Martial law had been lifted two years ago prior to the film's release, but the depiction of the 228 Incident in A City of Sadness still caused controversy within the Kuomintang-dominated government, which believed that Chiu had broken the law in sending the film out of the country. Its eventual approval by the GIO nearly resulted in the firing of office director Shao Yu-ming.

In 1991, Chiu produced Raise the Red Lantern directed by Zhang Yimou. Raise the Red Lantern won the BAFTA Award for Best Film Not in the English Language and was nominated for the Australian Film Institute Award for Best Foreign Film in 1993. He then co-produced Hou Hsiao-hsien's The Puppetmaster (1993) before Zhang's 1994 film To Live. To Live earned Zhang and Chiu a second BAFTA Award in 1995. TVBS was founded in 1993 and Chiu was elected the company's first chairman. The joint venture between Shaw Brothers Studio's TVB and Era remained under Chiu's leadership until 2003, though Chiu began focusing on Era Television in 1998. Because TVBS lost the television broadcast rights to Chinese Professional Baseball League games, Chiu founded Taiwan Major League in 1996. The four-team TML were consolidated into the CPBL in 2003. Chiu divested from TVBS in 2005.

Chiu left Era in 2008 and became a real estate developer, chairing the Taiwan Land Development Corporation.
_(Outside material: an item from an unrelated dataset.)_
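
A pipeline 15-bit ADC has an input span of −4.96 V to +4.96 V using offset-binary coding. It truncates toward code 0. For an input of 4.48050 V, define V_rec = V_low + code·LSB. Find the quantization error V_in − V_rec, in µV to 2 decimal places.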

The TLDC has several developments in Hualien, including "Sunrise Village," a group of environmentally friendly homes, and "Huallywood," a project dedicated to the Taiwanese film industry, reminiscent of Hollywood, California. Elsewhere in Taiwan, TLDC operated developments in Hsinchu, Kinmen, and Nantou under Chiu's leadership. The TLDC has also researched the possibility of investment in other countries, namely Vietnam.

==Personal life==
Chiu Fu-sheng's daughter Vicki Chiu served as deputy minister of culture in the Ma Ying-jeou presidential administration from January to October 2015.